I don’t remember a silence quite like last night’s packed Wigmore Hall. Mischa Maisky was back after prolonged illness with his career- long recital partner Martha Argerich and a youngish violinist, Yossif Ivanov.
Mischa, looking gaunt in a shroud-like, loose white shirt, played the first Bach cello suite with expressions of facial pain contradicted by sounds of celestial serenity. Martha, 83 years old, had no time to lose. She lit into the Bach C minor Partita before the seat-leather of the piano stool had felt her full weight. The lightness of her finger touch was ever a wonder of the world. Last night it was literally breathtaking.
Between movements, Martha coughed into a handkerchief. She was clearly unwell with a cold. Such was her spell that no-one in the audience gave a responsive cough. Martha looked up once or twice at the naked ladies in the Wigmore cupola overhead, as if to remind herself where she was and why it mattered. Only in the Wigmore Hall is such silence possible.
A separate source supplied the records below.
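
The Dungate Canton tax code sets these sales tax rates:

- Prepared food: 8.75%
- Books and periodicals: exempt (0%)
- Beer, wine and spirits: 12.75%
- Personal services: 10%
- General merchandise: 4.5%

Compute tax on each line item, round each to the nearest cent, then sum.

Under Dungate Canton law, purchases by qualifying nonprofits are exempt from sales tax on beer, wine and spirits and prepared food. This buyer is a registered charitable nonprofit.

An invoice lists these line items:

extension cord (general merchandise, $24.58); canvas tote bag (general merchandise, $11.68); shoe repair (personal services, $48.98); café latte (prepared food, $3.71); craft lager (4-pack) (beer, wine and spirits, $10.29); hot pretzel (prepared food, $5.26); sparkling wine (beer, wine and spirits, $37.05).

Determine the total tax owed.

$6.54

Extension cord $24.58: general merchandise → 4.5% → $1.11
Canvas tote bag $11.68: general merchandise → 4.5% → $0.53
Shoe repair $48.98: personal services → 10% → $4.90
Café latte $3.71: prepared food, buyer-exempt → 0% → $0.00
Craft lager (4-pack) $10.29: beer, wine and spirits, buyer-exempt → 0% → $0.00
Hot pretzel $5.26: prepared food, buyer-exempt → 0% → $0.00
Sparkling wine $37.05: beer, wine and spirits, buyer-exempt → 0% → $0.00
Total tax = $1.11 + $0.53 + $4.90 = $6.54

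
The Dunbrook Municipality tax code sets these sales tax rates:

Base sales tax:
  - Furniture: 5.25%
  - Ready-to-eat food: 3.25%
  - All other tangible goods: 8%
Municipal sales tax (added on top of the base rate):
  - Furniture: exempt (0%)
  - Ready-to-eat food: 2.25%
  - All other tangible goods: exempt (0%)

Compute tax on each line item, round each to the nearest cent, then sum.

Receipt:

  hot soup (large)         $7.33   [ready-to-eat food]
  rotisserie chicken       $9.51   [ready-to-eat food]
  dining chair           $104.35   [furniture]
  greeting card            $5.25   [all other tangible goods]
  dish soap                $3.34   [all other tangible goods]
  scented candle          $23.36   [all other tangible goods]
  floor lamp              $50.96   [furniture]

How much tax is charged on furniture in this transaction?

Dining chair $104.35: furniture → 5.25% + 0% municipal = 5.25% → $5.48
Floor lamp $50.96: furniture → 5.25% + 0% municipal = 5.25% → $2.68
Tax on furniture = $5.48 + $2.68 = $8.16

$8.16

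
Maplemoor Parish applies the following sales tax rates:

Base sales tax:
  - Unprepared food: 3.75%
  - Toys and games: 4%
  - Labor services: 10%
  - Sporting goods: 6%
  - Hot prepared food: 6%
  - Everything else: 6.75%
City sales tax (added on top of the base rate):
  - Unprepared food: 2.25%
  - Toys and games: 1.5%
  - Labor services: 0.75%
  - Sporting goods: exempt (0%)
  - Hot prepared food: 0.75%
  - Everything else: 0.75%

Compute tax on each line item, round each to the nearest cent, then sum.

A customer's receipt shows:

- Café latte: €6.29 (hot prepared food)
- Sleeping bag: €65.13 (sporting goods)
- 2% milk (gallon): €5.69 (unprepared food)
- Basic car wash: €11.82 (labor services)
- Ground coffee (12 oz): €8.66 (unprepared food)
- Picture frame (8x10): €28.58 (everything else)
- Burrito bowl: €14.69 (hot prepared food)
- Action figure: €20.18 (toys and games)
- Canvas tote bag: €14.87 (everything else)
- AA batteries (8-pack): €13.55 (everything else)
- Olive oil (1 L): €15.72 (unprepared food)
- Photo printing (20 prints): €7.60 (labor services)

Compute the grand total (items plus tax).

€227.38

Café latte €6.29: hot prepared food → 6% + 0.75% city = 6.75% → €0.42
Sleeping bag €65.13: sporting goods → 6% + 0% city = 6% → €3.91
2% milk (gallon) €5.69: unprepared food → 3.75% + 2.25% city = 6% → €0.34
Basic car wash €11.82: labor services → 10% + 0.75% city = 10.75% → €1.27
Ground coffee (12 oz) €8.66: unprepared food → 3.75% + 2.25% city = 6% → €0.52
Picture frame (8x10) €28.58: everything else → 6.75% + 0.75% city = 7.5% → €2.14
Burrito bowl €14.69: hot prepared food → 6% + 0.75% city = 6.75% → €0.99
Action figure €20.18: toys and games → 4% + 1.5% city = 5.5% → €1.11
Canvas tote bag €14.87: everything else → 6.75% + 0.75% city = 7.5% → €1.12
AA batteries (8-pack) €13.55: everything else → 6.75% + 0.75% city = 7.5% → €1.02
Olive oil (1 L) €15.72: unprepared food → 3.75% + 2.25% city = 6% → €0.94
Photo printing (20 prints) €7.60: labor services → 10% + 0.75% city = 10.75% → €0.82
Subtotal = €212.78; tax = €14.60; total due = €227.38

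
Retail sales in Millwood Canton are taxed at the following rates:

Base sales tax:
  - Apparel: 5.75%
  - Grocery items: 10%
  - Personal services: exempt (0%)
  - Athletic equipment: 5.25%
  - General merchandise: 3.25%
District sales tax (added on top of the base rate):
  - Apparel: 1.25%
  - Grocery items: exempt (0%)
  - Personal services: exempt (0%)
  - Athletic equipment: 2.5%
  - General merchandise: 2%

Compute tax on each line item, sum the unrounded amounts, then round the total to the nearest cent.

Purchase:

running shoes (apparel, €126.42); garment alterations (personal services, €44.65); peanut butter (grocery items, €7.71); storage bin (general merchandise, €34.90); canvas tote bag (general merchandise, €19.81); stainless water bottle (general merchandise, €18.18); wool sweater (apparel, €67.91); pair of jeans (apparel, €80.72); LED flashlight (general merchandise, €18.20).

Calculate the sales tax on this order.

Running shoes €126.42: apparel → 5.75% + 1.25% district = 7% → €8.8494
Garment alterations €44.65: personal services → 0% + 0% district = 0% → €0.00
Peanut butter €7.71: grocery items → 10% + 0% district = 10% → €0.771
Storage bin €34.90: general merchandise → 3.25% + 2% district = 5.25% → €1.83225
Canvas tote bag €19.81: general merchandise → 3.25% + 2% district = 5.25% → €1.040025
Stainless water bottle €18.18: general merchandise → 3.25% + 2% district = 5.25% → €0.95445
Wool sweater €67.91: apparel → 5.75% + 1.25% district = 7% → €4.7537
Pair of jeans €80.72: apparel → 5.75% + 1.25% district = 7% → €5.6504
LED flashlight €18.20: general merchandise → 3.25% + 2% district = 5.25% → €0.9555
Unrounded tax sum = €24.806725 → €24.81

€24.81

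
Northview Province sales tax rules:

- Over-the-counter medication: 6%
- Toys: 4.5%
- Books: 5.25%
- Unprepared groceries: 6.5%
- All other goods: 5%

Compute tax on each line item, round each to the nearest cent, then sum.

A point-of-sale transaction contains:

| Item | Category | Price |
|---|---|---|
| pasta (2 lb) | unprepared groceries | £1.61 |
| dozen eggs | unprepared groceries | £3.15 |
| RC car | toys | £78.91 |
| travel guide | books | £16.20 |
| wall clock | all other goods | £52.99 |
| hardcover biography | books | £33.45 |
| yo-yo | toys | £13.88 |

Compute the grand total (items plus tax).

£209.92

Pasta (2 lb) £1.61: unprepared groceries → 6.5% → £0.10
Dozen eggs £3.15: unprepared groceries → 6.5% → £0.20
RC car £78.91: toys → 4.5% → £3.55
Travel guide £16.20: books → 5.25% → £0.85
Wall clock £52.99: all other goods → 5% → £2.65
Hardcover biography £33.45: books → 5.25% → £1.76
Yo-yo £13.88: toys → 4.5% → £0.62
Subtotal = £200.19; tax = £9.73; total due = £209.92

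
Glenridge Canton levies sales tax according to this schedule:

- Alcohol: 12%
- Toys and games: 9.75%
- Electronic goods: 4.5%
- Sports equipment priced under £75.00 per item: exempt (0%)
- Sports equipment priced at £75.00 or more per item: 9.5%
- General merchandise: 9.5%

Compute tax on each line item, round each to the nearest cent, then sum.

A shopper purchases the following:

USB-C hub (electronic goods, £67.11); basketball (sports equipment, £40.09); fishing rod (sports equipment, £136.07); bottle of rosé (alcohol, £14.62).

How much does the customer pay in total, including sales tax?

£275.59

USB-C hub £67.11: electronic goods → 4.5% → £3.02
Basketball £40.09: sports equipment, under £75.00 → 0% → £0.00
Fishing rod £136.07: sports equipment, £75.00 or more → 9.5% → £12.93
Bottle of rosé £14.62: alcohol → 12% → £1.75
Subtotal = £257.89; tax = £17.70; total due = £275.59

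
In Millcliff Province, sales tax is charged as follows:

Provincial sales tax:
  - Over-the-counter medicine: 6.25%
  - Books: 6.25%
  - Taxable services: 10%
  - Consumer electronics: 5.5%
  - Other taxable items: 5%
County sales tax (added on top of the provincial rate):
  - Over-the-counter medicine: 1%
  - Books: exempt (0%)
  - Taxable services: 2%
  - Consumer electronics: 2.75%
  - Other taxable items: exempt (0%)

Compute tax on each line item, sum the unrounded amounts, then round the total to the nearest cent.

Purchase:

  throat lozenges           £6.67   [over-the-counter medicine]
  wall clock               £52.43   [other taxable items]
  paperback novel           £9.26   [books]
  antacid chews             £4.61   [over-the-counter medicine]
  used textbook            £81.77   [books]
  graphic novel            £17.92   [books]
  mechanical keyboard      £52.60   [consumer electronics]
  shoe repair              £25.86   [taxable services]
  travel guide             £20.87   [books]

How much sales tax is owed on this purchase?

Throat lozenges £6.67: over-the-counter medicine → 6.25% + 1% county = 7.25% → £0.483575
Wall clock £52.43: other taxable items → 5% + 0% county = 5% → £2.6215
Paperback novel £9.26: books → 6.25% + 0% county = 6.25% → £0.57875
Antacid chews £4.61: over-the-counter medicine → 6.25% + 1% county = 7.25% → £0.334225
Used textbook £81.77: books → 6.25% + 0% county = 6.25% → £5.110625
Graphic novel £17.92: books → 6.25% + 0% county = 6.25% → £1.12
Mechanical keyboard £52.60: consumer electronics → 5.5% + 2.75% county = 8.25% → £4.3395
Shoe repair £25.86: taxable services → 10% + 2% county = 12% → £3.1032
Travel guide £20.87: books → 6.25% + 0% county = 6.25% → £1.304375
Unrounded tax sum = £18.99575 → £19.00

£19.00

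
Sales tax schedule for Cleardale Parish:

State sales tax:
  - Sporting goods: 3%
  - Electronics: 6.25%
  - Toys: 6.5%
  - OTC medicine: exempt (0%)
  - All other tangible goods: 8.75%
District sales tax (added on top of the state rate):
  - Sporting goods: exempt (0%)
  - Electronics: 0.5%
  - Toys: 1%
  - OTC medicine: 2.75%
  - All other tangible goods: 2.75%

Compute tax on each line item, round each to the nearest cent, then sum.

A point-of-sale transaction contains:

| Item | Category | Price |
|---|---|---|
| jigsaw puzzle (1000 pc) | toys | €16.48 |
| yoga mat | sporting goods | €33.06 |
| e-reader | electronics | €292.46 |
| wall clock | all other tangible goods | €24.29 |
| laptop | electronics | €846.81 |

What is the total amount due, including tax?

€1295.02

Jigsaw puzzle (1000 pc) €16.48: toys → 6.5% + 1% district = 7.5% → €1.24
Yoga mat €33.06: sporting goods → 3% + 0% district = 3% → €0.99
E-reader €292.46: electronics → 6.25% + 0.5% district = 6.75% → €19.74
Wall clock €24.29: all other tangible goods → 8.75% + 2.75% district = 11.5% → €2.79
Laptop €846.81: electronics → 6.25% + 0.5% district = 6.75% → €57.16
Subtotal = €1213.10; tax = €81.92; total due = €1295.02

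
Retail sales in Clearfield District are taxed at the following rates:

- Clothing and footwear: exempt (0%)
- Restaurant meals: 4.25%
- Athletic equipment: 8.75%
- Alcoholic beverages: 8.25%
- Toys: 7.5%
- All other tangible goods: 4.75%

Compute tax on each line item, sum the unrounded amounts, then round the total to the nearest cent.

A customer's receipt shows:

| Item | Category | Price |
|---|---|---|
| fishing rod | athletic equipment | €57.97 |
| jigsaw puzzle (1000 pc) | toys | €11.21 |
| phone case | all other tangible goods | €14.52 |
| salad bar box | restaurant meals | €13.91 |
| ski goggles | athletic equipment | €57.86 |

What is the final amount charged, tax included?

€167.73

Fishing rod €57.97: athletic equipment → 8.75% → €5.072375
Jigsaw puzzle (1000 pc) €11.21: toys → 7.5% → €0.84075
Phone case €14.52: all other tangible goods → 4.75% → €0.6897
Salad bar box €13.91: restaurant meals → 4.25% → €0.591175
Ski goggles €57.86: athletic equipment → 8.75% → €5.06275
Subtotal = €155.47; unrounded tax = €12.25675 → €12.26; total due = €167.73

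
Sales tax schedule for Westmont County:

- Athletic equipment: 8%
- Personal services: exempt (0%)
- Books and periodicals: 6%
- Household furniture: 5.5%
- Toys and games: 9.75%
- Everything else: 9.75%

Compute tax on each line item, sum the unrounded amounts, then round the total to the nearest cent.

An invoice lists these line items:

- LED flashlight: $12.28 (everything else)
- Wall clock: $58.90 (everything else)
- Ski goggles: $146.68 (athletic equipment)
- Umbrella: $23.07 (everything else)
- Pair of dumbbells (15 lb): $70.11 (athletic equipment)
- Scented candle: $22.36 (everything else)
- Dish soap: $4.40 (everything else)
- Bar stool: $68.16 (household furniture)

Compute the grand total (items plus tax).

$438.85

LED flashlight $12.28: everything else → 9.75% → $1.1973
Wall clock $58.90: everything else → 9.75% → $5.74275
Ski goggles $146.68: athletic equipment → 8% → $11.7344
Umbrella $23.07: everything else → 9.75% → $2.249325
Pair of dumbbells (15 lb) $70.11: athletic equipment → 8% → $5.6088
Scented candle $22.36: everything else → 9.75% → $2.1801
Dish soap $4.40: everything else → 9.75% → $0.429
Bar stool $68.16: household furniture → 5.5% → $3.7488
Subtotal = $405.96; unrounded tax = $32.890475 → $32.89; total due = $438.85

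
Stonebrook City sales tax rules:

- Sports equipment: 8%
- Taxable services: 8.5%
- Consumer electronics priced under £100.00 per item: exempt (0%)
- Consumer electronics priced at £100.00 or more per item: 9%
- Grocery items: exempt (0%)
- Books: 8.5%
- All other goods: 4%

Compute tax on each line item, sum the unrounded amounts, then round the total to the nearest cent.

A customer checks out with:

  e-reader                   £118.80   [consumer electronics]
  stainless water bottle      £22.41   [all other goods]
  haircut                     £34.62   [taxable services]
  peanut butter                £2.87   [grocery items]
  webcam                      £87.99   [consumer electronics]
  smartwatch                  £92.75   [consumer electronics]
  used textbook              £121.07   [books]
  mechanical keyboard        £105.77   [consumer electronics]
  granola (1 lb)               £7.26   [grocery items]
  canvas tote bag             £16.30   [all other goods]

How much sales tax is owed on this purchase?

E-reader £118.80: consumer electronics, £100.00 or more → 9% → £10.692
Stainless water bottle £22.41: all other goods → 4% → £0.8964
Haircut £34.62: taxable services → 8.5% → £2.9427
Peanut butter £2.87: grocery items → 0% → £0.00
Webcam £87.99: consumer electronics, under £100.00 → 0% → £0.00
Smartwatch £92.75: consumer electronics, under £100.00 → 0% → £0.00
Used textbook £121.07: books → 8.5% → £10.29095
Mechanical keyboard £105.77: consumer electronics, £100.00 or more → 9% → £9.5193
Granola (1 lb) £7.26: grocery items → 0% → £0.00
Canvas tote bag £16.30: all other goods → 4% → £0.652
Unrounded tax sum = £34.99335 → £34.99

£34.99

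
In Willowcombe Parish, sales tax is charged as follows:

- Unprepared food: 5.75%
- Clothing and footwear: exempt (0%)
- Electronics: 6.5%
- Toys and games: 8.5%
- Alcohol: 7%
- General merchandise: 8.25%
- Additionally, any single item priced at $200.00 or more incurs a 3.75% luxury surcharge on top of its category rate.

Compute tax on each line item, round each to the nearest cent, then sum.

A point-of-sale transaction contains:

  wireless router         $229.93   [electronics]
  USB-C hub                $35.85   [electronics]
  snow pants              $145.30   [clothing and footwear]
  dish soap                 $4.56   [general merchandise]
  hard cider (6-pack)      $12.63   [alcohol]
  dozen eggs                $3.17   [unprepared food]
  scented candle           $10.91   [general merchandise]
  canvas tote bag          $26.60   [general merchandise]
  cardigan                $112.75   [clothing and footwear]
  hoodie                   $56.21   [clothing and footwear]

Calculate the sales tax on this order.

$30.43

Wireless router $229.93: electronics → 6.5% + 3.75% surcharge = 10.25% → $23.57
USB-C hub $35.85: electronics → 6.5% → $2.33
Snow pants $145.30: clothing and footwear → 0% → $0.00
Dish soap $4.56: general merchandise → 8.25% → $0.38
Hard cider (6-pack) $12.63: alcohol → 7% → $0.88
Dozen eggs $3.17: unprepared food → 5.75% → $0.18
Scented candle $10.91: general merchandise → 8.25% → $0.90
Canvas tote bag $26.60: general merchandise → 8.25% → $2.19
Cardigan $112.75: clothing and footwear → 0% → $0.00
Hoodie $56.21: clothing and footwear → 0% → $0.00
Total tax = $23.57 + $2.33 + $0.38 + $0.88 + $0.18 + $0.90 + $2.19 = $30.43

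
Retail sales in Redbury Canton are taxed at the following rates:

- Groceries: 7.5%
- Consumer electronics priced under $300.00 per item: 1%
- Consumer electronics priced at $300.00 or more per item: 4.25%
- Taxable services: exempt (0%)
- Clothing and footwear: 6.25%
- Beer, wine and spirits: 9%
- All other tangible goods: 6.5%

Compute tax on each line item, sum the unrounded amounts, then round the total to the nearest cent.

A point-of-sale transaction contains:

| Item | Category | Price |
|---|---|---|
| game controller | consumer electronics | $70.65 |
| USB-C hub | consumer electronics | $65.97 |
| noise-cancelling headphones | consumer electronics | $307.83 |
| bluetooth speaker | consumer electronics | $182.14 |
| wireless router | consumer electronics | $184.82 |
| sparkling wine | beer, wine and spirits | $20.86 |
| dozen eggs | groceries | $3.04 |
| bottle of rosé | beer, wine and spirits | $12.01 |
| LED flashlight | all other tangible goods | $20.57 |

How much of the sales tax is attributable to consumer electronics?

Game controller $70.65: consumer electronics, under $300.00 → 1% → $0.7065
USB-C hub $65.97: consumer electronics, under $300.00 → 1% → $0.6597
Noise-cancelling headphones $307.83: consumer electronics, $300.00 or more → 4.25% → $13.082775
Bluetooth speaker $182.14: consumer electronics, under $300.00 → 1% → $1.8214
Wireless router $184.82: consumer electronics, under $300.00 → 1% → $1.8482
Tax on consumer electronics: unrounded sum = $18.118575 → $18.12

$18.12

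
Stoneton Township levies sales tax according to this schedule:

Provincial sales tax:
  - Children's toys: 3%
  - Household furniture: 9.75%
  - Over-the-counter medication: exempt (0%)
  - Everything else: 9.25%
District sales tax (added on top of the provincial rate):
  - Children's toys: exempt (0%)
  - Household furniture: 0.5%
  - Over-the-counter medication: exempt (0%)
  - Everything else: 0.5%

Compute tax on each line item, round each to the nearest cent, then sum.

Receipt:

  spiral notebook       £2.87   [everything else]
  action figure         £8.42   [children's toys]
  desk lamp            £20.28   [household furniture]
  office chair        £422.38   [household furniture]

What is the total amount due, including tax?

Spiral notebook £2.87: everything else → 9.25% + 0.5% district = 9.75% → £0.28
Action figure £8.42: children's toys → 3% + 0% district = 3% → £0.25
Desk lamp £20.28: household furniture → 9.75% + 0.5% district = 10.25% → £2.08
Office chair £422.38: household furniture → 9.75% + 0.5% district = 10.25% → £43.29
Subtotal = £453.95; tax = £45.90; total due = £499.85

£499.85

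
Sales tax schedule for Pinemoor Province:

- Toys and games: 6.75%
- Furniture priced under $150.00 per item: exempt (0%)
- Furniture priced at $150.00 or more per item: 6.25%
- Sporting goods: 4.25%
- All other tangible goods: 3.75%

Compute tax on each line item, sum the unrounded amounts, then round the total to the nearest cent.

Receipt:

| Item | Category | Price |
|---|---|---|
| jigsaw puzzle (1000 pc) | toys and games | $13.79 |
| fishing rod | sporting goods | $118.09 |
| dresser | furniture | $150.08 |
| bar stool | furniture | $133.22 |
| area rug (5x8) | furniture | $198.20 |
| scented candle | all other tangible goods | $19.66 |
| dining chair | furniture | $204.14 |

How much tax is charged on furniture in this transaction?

$34.53

Dresser $150.08: furniture, $150.00 or more → 6.25% → $9.38
Bar stool $133.22: furniture, under $150.00 → 0% → $0.00
Area rug (5x8) $198.20: furniture, $150.00 or more → 6.25% → $12.3875
Dining chair $204.14: furniture, $150.00 or more → 6.25% → $12.75875
Tax on furniture: unrounded sum = $34.52625 → $34.53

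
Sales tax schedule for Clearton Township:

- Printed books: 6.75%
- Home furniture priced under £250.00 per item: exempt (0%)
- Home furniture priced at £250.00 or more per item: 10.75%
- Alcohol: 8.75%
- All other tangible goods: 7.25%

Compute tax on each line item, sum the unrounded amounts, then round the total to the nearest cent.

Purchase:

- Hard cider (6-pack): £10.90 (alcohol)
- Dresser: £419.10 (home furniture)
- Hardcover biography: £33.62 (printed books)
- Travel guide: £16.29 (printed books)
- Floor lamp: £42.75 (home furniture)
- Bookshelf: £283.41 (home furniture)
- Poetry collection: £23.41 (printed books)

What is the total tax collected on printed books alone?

Hardcover biography £33.62: printed books → 6.75% → £2.26935
Travel guide £16.29: printed books → 6.75% → £1.099575
Poetry collection £23.41: printed books → 6.75% → £1.580175
Tax on printed books: unrounded sum = £4.9491 → £4.95

£4.95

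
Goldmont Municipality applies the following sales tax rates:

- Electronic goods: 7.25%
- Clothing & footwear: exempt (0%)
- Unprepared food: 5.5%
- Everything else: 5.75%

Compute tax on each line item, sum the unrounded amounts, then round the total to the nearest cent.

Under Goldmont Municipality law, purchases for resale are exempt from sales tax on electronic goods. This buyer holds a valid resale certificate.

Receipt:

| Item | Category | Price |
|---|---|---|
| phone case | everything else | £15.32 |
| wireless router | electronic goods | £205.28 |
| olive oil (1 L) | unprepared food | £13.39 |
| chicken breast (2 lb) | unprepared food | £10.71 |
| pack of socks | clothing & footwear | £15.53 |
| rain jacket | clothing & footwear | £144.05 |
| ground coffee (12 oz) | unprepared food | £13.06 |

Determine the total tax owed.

Phone case £15.32: everything else → 5.75% → £0.8809
Wireless router £205.28: electronic goods, buyer-exempt → 0% → £0.00
Olive oil (1 L) £13.39: unprepared food → 5.5% → £0.73645
Chicken breast (2 lb) £10.71: unprepared food → 5.5% → £0.58905
Pack of socks £15.53: clothing & footwear → 0% → £0.00
Rain jacket £144.05: clothing & footwear → 0% → £0.00
Ground coffee (12 oz) £13.06: unprepared food → 5.5% → £0.7183
Unrounded tax sum = £2.9247 → £2.92

£2.92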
Yes, it was still there.
In trios by Haydn and Mendelssohn the violinist Ivanov, a professor in Brussels, had his chance of stardom dimmed by two powerful personalities. He must have known what to expect.
The encore was a setting of Schubert’s song ‘Du bist die Ruh’, alternating violin and cello in the vocal line with Martha fluttering away, all smiles, her cough miraculously cured.